The London Plan: Will Khan deliver?
Back in March 2018 we channelled our inner Mystic Meg and suggested that the Mayor of London, Sadiq Khan, was likely to see significant resistance from the Secretary of State for Housing, Communities and Local Government over his plans to radically reform the spatial development strategy for London. On 27 July 2018, James Brokenshire MP (then Secretary of State) fired a warning shot, suggesting our premonitions might be right. On Friday 13 March 2020, following an extensive examination, Robert Jenrick MP (the current Secretary of State) duly followed through. Unlucky for Khan…
On Friday 13 March 2020, following an extensive examination, Robert Jenrick MP (the current Secretary of State) duly followed through with his letter. Unlucky for Khan…
For the first time since the Greater London Authority was established, we have a newly formed government with a large majority brimming with bravado and a mayor who is of a wholly different political persuasion seeking re-election. The result is a head on collision over the Mayor’s flagship policy reform.
Robert Jenrick goes to extraordinary lengths to personally berate the performance of the Mayor on his housing delivery and affordability. In Mr Jenrick’s words, “Housing in our capital is simply too important for the underachievement and drift displayed under your mayoralty, and now in your Plan, to continue.”
Strong stuff indeed.
He goes on to highlight the west midlands mayoralty which has “delivered significant increases in delivery”. It’s no surprise that the Mayor of the west midlands is a Conservative.
For all the political engineering, there are important points to take home from the intervention. Jenrick has directed changes to certain key policies across the following themes:
Ambition – Recognising the insatiable demand for housing across the city, policy changes are directed to ensure that the Plan does not stifle the creativity of London boroughs looking to go above and beyond.
Green Belt/MOL – As commentators and the examining inspectors said, Khan’s proposed wording for Green Belt and Metropolitan Open Land goes beyond the restrictions imposed by the NPPF. Jenrick has directed amendments to bring them in line with government policy. This builds on his earlier comment about the need to prepare a comprehensive review of the Green Belt in London as part of the next review of the Plan.
Housing – Requirements for affordable housing on small sites (10 dwellings or fewer) are to be removed. The Secretary of State also questioned the overall suitability to the Plan’s focus on small sites following doubt cast upon the delivery of some 12,700 homes and the political sensitivity to garden grabbing. There is also a focus on delivering family sized housing, which is a requirement London boroughs must consider when preparing policies and taking decisions in relation to dwelling mix.
Industrial Land – The strong protection of industrial land is weakened to enable "optimal uses for industrial sites where housing is in high demand".
Density – Changes are required to explicitly state that the design of the development must optimise site capacity. Jenrick speaks of “gentle density around high streets and town centres, and higher density in clusters which have already taken this approach.”
Aviation – Finally, Jenrick makes it abundantly clear that aviation planning is for government and not the Mayor.
It’s not all doom and gloom though.
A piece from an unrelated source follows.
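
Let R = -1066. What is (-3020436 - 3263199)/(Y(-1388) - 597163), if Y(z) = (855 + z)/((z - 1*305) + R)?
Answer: 5778849655/549190728 ≈ 10.522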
There is a way forward and one in which there are regular meetings established between the Secretary of State and Khan and between the full team of the department of State and the Greater London Authority. That is in addition to a regular quarterly reporting on housing delivery more generally in a style reflective of Homes England.
The next move is awaited with baited breath but we would hope that the carrot of “producing and delivering a new strategy with authorities in the wider south east to offset unmet housing need in a joined-up way” is taken up with full and unabated vigour.
In the meantime, Khan has another 12 months to show some progress. It would be rather unkind not to feel for him, especially when it was widely reported that he was certainly on track to secure a second term, had the mayoral elections gone ahead.